In the prisoner's dilemma, the Nash equilibrium is for both players to confess. This is because, if one player remains silent, the other player will receive a shorter sentence by confessing. Therefore, both players will confess, even though they would be better off if they both remained silent.
Iterated Prisoner's Dilemma
The prisoner's dilemma can also be played repeatedly over a period of time, known as the iterated prisoner's dilemma. In this scenario, players can learn from their opponents' strategies and adjust their own strategies accordingly.
One strategy that has been found to be successful in the iterated prisoner's dilemma is known as tit-for-tat. This strategy involves starting with cooperation and then copying the opponent's previous move. If the opponent cooperates, the player also cooperates.
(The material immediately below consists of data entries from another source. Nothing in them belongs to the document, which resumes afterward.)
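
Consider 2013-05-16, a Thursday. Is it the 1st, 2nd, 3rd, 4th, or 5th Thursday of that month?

3rd

Day 16 falls in week ⌈16/7⌉ of the month.
Days 1–7 hold the 1st Thursday, 8–14 the 2nd, 15–21 the 3rd, 22–28 the 4th, 29–31 the 5th.
16 is in the range for the 3rd.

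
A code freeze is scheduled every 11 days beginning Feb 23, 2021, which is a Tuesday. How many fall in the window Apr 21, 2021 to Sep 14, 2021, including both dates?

13

Occurrences land 11·i days after Feb 23, 2021 for i = 0, 1, 2, …
Apr 21, 2021 is 57 days after the start; 57 ÷ 11 = 5 remainder 2; since the remainder is 2, round up to i = 6. First occurrence in the window: #7 on Apr 30, 2021 (6×11 = 66 days in).
Sep 14, 2021 is 203 days after the start; 203 ÷ 11 = 18 remainder 5. Last occurrence in the window: #19 on Sep 9, 2021.
Occurrences #7 through #19: 13 in total.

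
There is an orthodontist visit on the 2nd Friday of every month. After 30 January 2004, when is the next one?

13 February 2004

January 2004 starts on a Thursday; its first Friday is the 2nd, so the 2nd Friday is the 9th — 9 January 2004.
That is not after 30 January 2004, so look at February 2004.
February 2004 starts on a Sunday; its first Friday is the 6th, so the 2nd Friday is the 13th — 13 February 2004.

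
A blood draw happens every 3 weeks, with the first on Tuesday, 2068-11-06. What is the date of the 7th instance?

2069-03-12

The 7th occurrence is 6 intervals after the first: 6 × 21 = 126 days after 2068-11-06.
November has 30 days — 24 days to the end of November leaves 102.
December has 31 days (71 left).
January has 31 days (40 left).
February has 28 days (12 left).
12 days into March → 2069-03-12.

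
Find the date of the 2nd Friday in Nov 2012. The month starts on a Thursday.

Nov 2012 begins on a Thursday, so the first Friday is Nov 2 (1 day later).
The 2nd Friday is 1 weeks later: 2 + 7 = 9.

Nov 9, 2012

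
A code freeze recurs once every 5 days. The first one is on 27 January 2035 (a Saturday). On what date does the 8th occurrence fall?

The 8th occurrence is 7 intervals after the first: 7 × 5 = 35 days after 27 January 2035.
January has 31 days — 4 days to the end of January leaves 31.
February has 28 days (3 left).
3 days into March → 3 March 2035.

3 March 2035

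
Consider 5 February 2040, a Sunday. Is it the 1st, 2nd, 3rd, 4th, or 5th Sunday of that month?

Day 5 falls in week ⌈5/7⌉ of the month.
Days 1–7 hold the 1st Sunday, 8–14 the 2nd, 15–21 the 3rd, 22–28 the 4th, 29–31 the 5th.
5 is in the range for the 1st.

1st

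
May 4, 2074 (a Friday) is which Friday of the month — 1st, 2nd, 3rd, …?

1st

Day 4 falls in week ⌈4/7⌉ of the month.
Days 1–7 hold the 1st Friday, 8–14 the 2nd, 15–21 the 3rd, 22–28 the 4th, 29–31 the 5th.
4 is in the range for the 1st.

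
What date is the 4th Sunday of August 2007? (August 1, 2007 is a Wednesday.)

26 August 2007

August 2007 begins on a Wednesday, so the first Sunday is August 5 (4 days later).
The 4th Sunday is 3 weeks later: 5 + 21 = 26.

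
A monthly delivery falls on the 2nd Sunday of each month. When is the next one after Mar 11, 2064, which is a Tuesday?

Apr 13, 2064

Mar 2064 starts on a Saturday; its first Sunday is the 2nd, so the 2nd Sunday is the 9th — Mar 9, 2064.
That is not after Mar 11, 2064, so look at Apr 2064.
Apr 2064 starts on a Tuesday; its first Sunday is the 6th, so the 2nd Sunday is the 13th — Apr 13, 2064.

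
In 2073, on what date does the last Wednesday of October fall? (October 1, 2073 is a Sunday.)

October 2073 begins on a Sunday, so the first Wednesday is October 4 (3 days later).
October 2073 has 31 days. Adding weeks: 4, 11, 18, 25 — the last one ≤ 31 is the 25th.

25 October 2073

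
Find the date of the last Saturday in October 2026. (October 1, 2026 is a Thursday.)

31 October 2026

October 2026 begins on a Thursday, so the first Saturday is October 3 (2 days later).
October 2026 has 31 days. Adding weeks: 3, 10, 17, 24, 31 — the last one ≤ 31 is the 31st.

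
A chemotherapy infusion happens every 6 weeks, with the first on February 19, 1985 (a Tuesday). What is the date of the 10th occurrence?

The 10th occurrence is 9 intervals after the first: 9 × 42 = 378 days after February 19, 1985.
February has 28 days — 9 days to the end of February leaves 369.
March has 31 days (338 left).
April has 30 days (308 left).
May has 31 days (277 left).
June has 30 days (247 left).
July has 31 days (216 left).
August has 31 days (185 left).
September has 30 days (155 left).
October has 31 days (124 left).
November has 30 days (94 left).
December has 31 days (63 left).
January has 31 days (32 left).
February has 28 days (4 left).
4 days into March → March 4, 1986.

March 4, 1986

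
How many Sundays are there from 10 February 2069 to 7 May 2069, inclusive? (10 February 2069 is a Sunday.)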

If the opponent defects, the player defects.
The tit-for-tat strategy has been shown to be successful because it is forgiving, meaning it is willing to cooperate after the opponent has defected, but it is also retaliatory, meaning it will defect if the opponent defects again.
Conclusion
Dominant strategy game theory is a powerful tool for understanding decision-making in situations where conflicting interests are at play. By analyzing the different strategies available to players and the resulting outcomes, game theory can help predict how individuals or groups will behave in a given situation. The concepts of the prisoner's dilemma, the game theory matrix, Nash equilibrium, and the iterated prisoner's dilemma are all important concepts in game theory that are used to understand decision-making in a variety of settings.